O, en el trascurso de la peripecia de la novela (Págs.112-113), según cuenta nuestro narrador:

Salí del local. Hacía frío y la noche y la oscuridad se habían apoderado de Praga. Estaba un poco aturdido. La música, la sexualidad explícita, las palabras tan poco recatadas que se habían dicho y muy especialmente lo que me había insinuado el Coronel me habían dejado incómodo. No quise coger el tranvía 20 para encaminarme hacia casa y me dirigí hacia el Národní divadlo, al otro lado del río Moldava. Pasearía un rato por la otra orilla del río, hacia el Puente de Carlos, dejando que el frescor de la noche y la humedad que se desprendía del agua me calmaran. El Castillo lucía, imponente, en lo alto, más allá del río; la iluminación nocturna, sabia y artísticamente organizada, resaltaba su poderío y magnificencia. Más al fondo, a la izquierda, la hilera de luces del funicular, apuntaba hacia el mirador de Petřín, que se vislumbraba en la altura. Y aquí, al lado, el agua del Moldava susurraba su ronco sonido de años, mientras cientos y cientos de aves —cisnes vulgares, porrones moñudos, unos cuantos cientos de gaviotas reidoras, que no cesaban de revolotear y emitir gritos estridentes y agudos, y otras diversas aves que no pude reconocer bien en la oscuridad— parecían no tener prisa alguna por cerrar los ojos en la noche praguense.
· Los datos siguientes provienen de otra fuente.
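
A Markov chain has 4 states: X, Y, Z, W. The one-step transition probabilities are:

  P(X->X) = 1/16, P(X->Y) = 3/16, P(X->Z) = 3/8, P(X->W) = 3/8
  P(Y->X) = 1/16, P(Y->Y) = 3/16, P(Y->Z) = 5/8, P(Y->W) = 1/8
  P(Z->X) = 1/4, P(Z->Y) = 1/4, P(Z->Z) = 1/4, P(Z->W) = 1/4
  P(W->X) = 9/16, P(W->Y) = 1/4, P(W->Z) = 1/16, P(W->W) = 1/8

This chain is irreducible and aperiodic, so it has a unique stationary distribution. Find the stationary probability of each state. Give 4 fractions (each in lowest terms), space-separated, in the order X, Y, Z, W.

Answer: 109/465 103/465 149/465 104/465

Derivation:
The stationary distribution satisfies pi = pi * P, i.e.:
  pi_X = 1/16*pi_X + 1/16*pi_Y + 1/4*pi_Z + 9/16*pi_W
  pi_Y = 3/16*pi_X + 3/16*pi_Y + 1/4*pi_Z + 1/4*pi_W
  pi_Z = 3/8*pi_X + 5/8*pi_Y + 1/4*pi_Z + 1/16*pi_W
  pi_W = 3/8*pi_X + 1/8*pi_Y + 1/4*pi_Z + 1/8*pi_W
with normalization: pi_X + pi_Y + pi_Z + pi_W = 1.

Using the first 3 balance equations plus normalization, the linear system A*pi = b is:
  [-15/16, 1/16, 1/4, 9/16] . pi = 0
  [3/16, -13/16, 1/4, 1/4] . pi = 0
  [3/8, 5/8, -3/4, 1/16] . pi = 0
  [1, 1, 1, 1] . pi = 1

Solving yields:
  pi_X = 109/465
  pi_Y = 103/465
  pi_Z = 149/465
  pi_W = 104/465

Verification (pi * P):
  109/465*1/16 + 103/465*1/16 + 149/465*1/4 + 104/465*9/16 = 109/465 = pi_X  (ok)
  109/465*3/16 + 103/465*3/16 + 149/465*1/4 + 104/465*1/4 = 103/465 = pi_Y  (ok)
  109/465*3/8 + 103/465*5/8 + 149/465*1/4 + 104/465*1/16 = 149/465 = pi_Z  (ok)
  109/465*3/8 + 103/465*1/8 + 149/465*1/4 + 104/465*1/8 = 104/465 = pi_W  (ok)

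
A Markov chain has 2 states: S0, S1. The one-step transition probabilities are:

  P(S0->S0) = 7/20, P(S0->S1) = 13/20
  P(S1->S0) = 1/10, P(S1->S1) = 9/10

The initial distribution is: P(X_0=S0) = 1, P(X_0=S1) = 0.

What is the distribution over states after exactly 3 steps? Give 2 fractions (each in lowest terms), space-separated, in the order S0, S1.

Propagating the distribution step by step (d_{t+1} = d_t * P):
d_0 = (S0=1, S1=0)
  d_1[S0] = 1*7/20 + 0*1/10 = 7/20
  d_1[S1] = 1*13/20 + 0*9/10 = 13/20
d_1 = (S0=7/20, S1=13/20)
  d_2[S0] = 7/20*7/20 + 13/20*1/10 = 3/16
  d_2[S1] = 7/20*13/20 + 13/20*9/10 = 13/16
d_2 = (S0=3/16, S1=13/16)
  d_3[S0] = 3/16*7/20 + 13/16*1/10 = 47/320
  d_3[S1] = 3/16*13/20 + 13/16*9/10 = 273/320
d_3 = (S0=47/320, S1=273/320)

Answer: 47/320 273/320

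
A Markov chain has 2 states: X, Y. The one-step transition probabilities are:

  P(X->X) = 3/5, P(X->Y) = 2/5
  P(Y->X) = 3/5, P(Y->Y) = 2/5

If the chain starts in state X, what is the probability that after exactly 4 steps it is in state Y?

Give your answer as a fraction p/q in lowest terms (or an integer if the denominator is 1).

Answer: 2/5

Derivation:
Computing P^4 by repeated multiplication:
P^1 =
  X: [3/5, 2/5]
  Y: [3/5, 2/5]
P^2 =
  X: [3/5, 2/5]
  Y: [3/5, 2/5]
P^3 =
  X: [3/5, 2/5]
  Y: [3/5, 2/5]
P^4 =
  X: [3/5, 2/5]
  Y: [3/5, 2/5]

(P^4)[X -> Y] = 2/5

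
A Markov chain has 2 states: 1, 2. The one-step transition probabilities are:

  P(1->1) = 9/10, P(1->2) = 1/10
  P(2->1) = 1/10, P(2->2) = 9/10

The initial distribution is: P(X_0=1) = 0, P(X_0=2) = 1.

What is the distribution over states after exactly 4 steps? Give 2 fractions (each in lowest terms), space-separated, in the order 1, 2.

Answer: 369/1250 881/1250

Derivation:
Propagating the distribution step by step (d_{t+1} = d_t * P):
d_0 = (1=0, 2=1)
  d_1[1] = 0*9/10 + 1*1/10 = 1/10
  d_1[2] = 0*1/10 + 1*9/10 = 9/10
d_1 = (1=1/10, 2=9/10)
  d_2[1] = 1/10*9/10 + 9/10*1/10 = 9/50
  d_2[2] = 1/10*1/10 + 9/10*9/10 = 41/50
d_2 = (1=9/50, 2=41/50)
  d_3[1] = 9/50*9/10 + 41/50*1/10 = 61/250
  d_3[2] = 9/50*1/10 + 41/50*9/10 = 189/250
d_3 = (1=61/250, 2=189/250)
  d_4[1] = 61/250*9/10 + 189/250*1/10 = 369/1250
  d_4[2] = 61/250*1/10 + 189/250*9/10 = 881/1250
d_4 = (1=369/1250, 2=881/1250)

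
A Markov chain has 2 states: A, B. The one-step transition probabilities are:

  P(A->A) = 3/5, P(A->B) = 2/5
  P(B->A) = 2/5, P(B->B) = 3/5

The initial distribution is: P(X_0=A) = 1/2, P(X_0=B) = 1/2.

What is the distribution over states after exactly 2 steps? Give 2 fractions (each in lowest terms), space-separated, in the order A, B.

Propagating the distribution step by step (d_{t+1} = d_t * P):
d_0 = (A=1/2, B=1/2)
  d_1[A] = 1/2*3/5 + 1/2*2/5 = 1/2
  d_1[B] = 1/2*2/5 + 1/2*3/5 = 1/2
d_1 = (A=1/2, B=1/2)
  d_2[A] = 1/2*3/5 + 1/2*2/5 = 1/2
  d_2[B] = 1/2*2/5 + 1/2*3/5 = 1/2
d_2 = (A=1/2, B=1/2)

Answer: 1/2 1/2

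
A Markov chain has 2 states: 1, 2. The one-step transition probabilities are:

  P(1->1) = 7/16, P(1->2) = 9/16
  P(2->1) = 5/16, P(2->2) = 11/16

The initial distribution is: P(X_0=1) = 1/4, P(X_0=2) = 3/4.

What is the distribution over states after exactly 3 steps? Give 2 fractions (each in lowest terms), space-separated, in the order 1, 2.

Propagating the distribution step by step (d_{t+1} = d_t * P):
d_0 = (1=1/4, 2=3/4)
  d_1[1] = 1/4*7/16 + 3/4*5/16 = 11/32
  d_1[2] = 1/4*9/16 + 3/4*11/16 = 21/32
d_1 = (1=11/32, 2=21/32)
  d_2[1] = 11/32*7/16 + 21/32*5/16 = 91/256
  d_2[2] = 11/32*9/16 + 21/32*11/16 = 165/256
d_2 = (1=91/256, 2=165/256)
  d_3[1] = 91/256*7/16 + 165/256*5/16 = 731/2048
  d_3[2] = 91/256*9/16 + 165/256*11/16 = 1317/2048
d_3 = (1=731/2048, 2=1317/2048)

Answer: 731/2048 1317/2048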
¿Qué había dicho o qué había querido decir el Agregado de Defensa? ¿Qué había insinuado sobre lo que sé o sobre lo que debiera saber? Si yo solo sé que no sé nada, o creo que eso es lo que sé. Pero dijo algo más acerca de que los herederos sí saben quién soy yo. ¿Meme? ¿Meme estará implicada en esta historia, acertijo, adivinanza o vayan ustedes a saber qué?

El frío estaba haciendo esconderse a los últimos turistas que aún deambulaban por el Puente de Carlos. Caminé rápido entre ellos, sin prestar atención a las diversas estatuas religiosas que jalonaban los pretiles del puente. En ese momento me vino a la mente Tom Cruise y los demás personajes de Misión imposible, algunas de cuyas escenas se habían rodado en estos lugares. El mundo de las traiciones, los espías, los dobles o triples juegos, las apariencias que engañan, la sangre que no es sangre y la muerte que no es muerte pero que parece como si lo fuera se agolpaban en mi mente. Me vi dentro de la película, jugando a un juego de buenos y malos, de verdad engañosa —engaño a los ojos, o a la mente, donde el cielo azul que todos vemos ni es cielo ni es azul—, juego de mentiras que han de salir a relucir, de realidades y ficciones entremezcladas. ¿O era el mundo de la película el que venía a desarrollarse en mi realidad? ¿Era yo, era Meme, era el Coronel, eran Max Brod y Lieserl y Otto Schödinger los que estábamos interpretando una película cuyo guion desconocíamos y cuya evolución y desenlace ignorábamos? Y si había película, debía haber un guion previo, un storyboard bien estructurado y definido y un director todopoderoso; y alguien había hecho el casting y seleccionado las personas o los personajes, y había un inmenso gentío participando en todo el proceso, tomando cada cual las decisiones que le eran propias para llegar a enlatar o grabar un producto cerrado, artístico, que se mostraría luego a los espectadores. ¿Y qué pintaba yo en todo esto? Con estas y otras ensoñaciones llegué a la plaza de Malostranská, cogí el tranvía y me dirigí hacia casa. Ya estaba bien. Ya habría ocasión de seguir con todo esto, que no quería volverme loco, que no debía dejar que me volvieran loco.